# Do we have to display the villagers wanted furniture?



## squidpops (Nov 21, 2017)

So the stuff they request us to craft before they come to our camps, do we have to display the items in our camps or just craft them? Also if we remove an item from our camp that a villager requested/likes will they not show up in the camp anymore until it comes back or does it not matter?

Sorry if this has been asked before! 
or if it seems like a silly question, i just haven't messed around with all the features yet


----------



## trea (Nov 21, 2017)

Once you have all of the required items that a villagers wants to move in, you will have the option to auto-arrange their favorite furniture as long as there is enough empty space. Immediately after you can choose to remove all of those items and to set the camp the way it was before. The villager will stay no matter what.
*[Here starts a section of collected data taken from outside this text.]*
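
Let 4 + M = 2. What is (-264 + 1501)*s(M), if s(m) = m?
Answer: -2474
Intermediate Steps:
M = -2 (M = -4 + 2 = -2)
(-264 + 1501)*s(M) = (-264 + 1501)*(-2) = 1237*(-2) = -2474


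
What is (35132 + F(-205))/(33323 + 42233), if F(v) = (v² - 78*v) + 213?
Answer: 23340/18889 ≈ 1.2356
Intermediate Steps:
F(v) = 213 + v² - 78*v
(35132 + F(-205))/(33323 + 42233) = (35132 + (213 + (-205)² - 78*(-205)))/(33323 + 42233) = (35132 + (213 + 42025 + 15990))/75556 = (35132 + 58228)*(1/75556) = 93360*(1/75556) = 23340/18889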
This is what I have been doing and it is super helpful for not having to keep ugly furniture items that you don't want..

(This is all from my experience just playing today, so... hopefully it makes sense.)


----------



## squidpops (Nov 21, 2017)

trea said:


> Once you have all of the required items that a villagers wants to move in, you will have the option to auto-arrange their favorite furniture as long as there is enough empty space. Immediately after you can choose to remove all of those items and to set the camp the way it was before. The villager will stay no matter what.
> 
> This is what I have been doing and it is super helpful for not having to keep ugly furniture items that you don't want..
> 
> (This is all from my experience just playing today, so... hopefully it makes sense.)



okay cool! thank you. yeah I worried about not having enough space for all the furniture they want haha. I'll do the auto arrange then


----------



## Octaviian (Nov 21, 2017)

And we’re able to sell the ugly furniture as well?
Once they move in, I sell the furniture I don’t like to make some bells. Anybody find any issues doing this?


----------



## Katelyn (Nov 21, 2017)

Octaviian said:


> And we’re able to sell the ugly furniture as well?
> Once they move in, I sell the furniture I don’t like to make some bells. Anybody find any issues doing this?



Please don’t do this! Some villagers will end up wanting furniture that an earlier villager wanted. So if you sell it you’ll have to craft it again. I'm level 37 and this happened to me quite a few times lol


----------



## trea (Nov 21, 2017)

Katelyn said:


> Please don’t do this! Some villagers will end up wanting furniture that an earlier villager wanted. So if you sell it you’ll have to craft it again. I'm level 37 and this happened to me quite a few times lol



I was wondering about this because I almost did it.. thank you for warning us!


----------



## tolisamarie (Nov 21, 2017)

I used auto-arrange with all 40 villagers. It's so much easier!


----------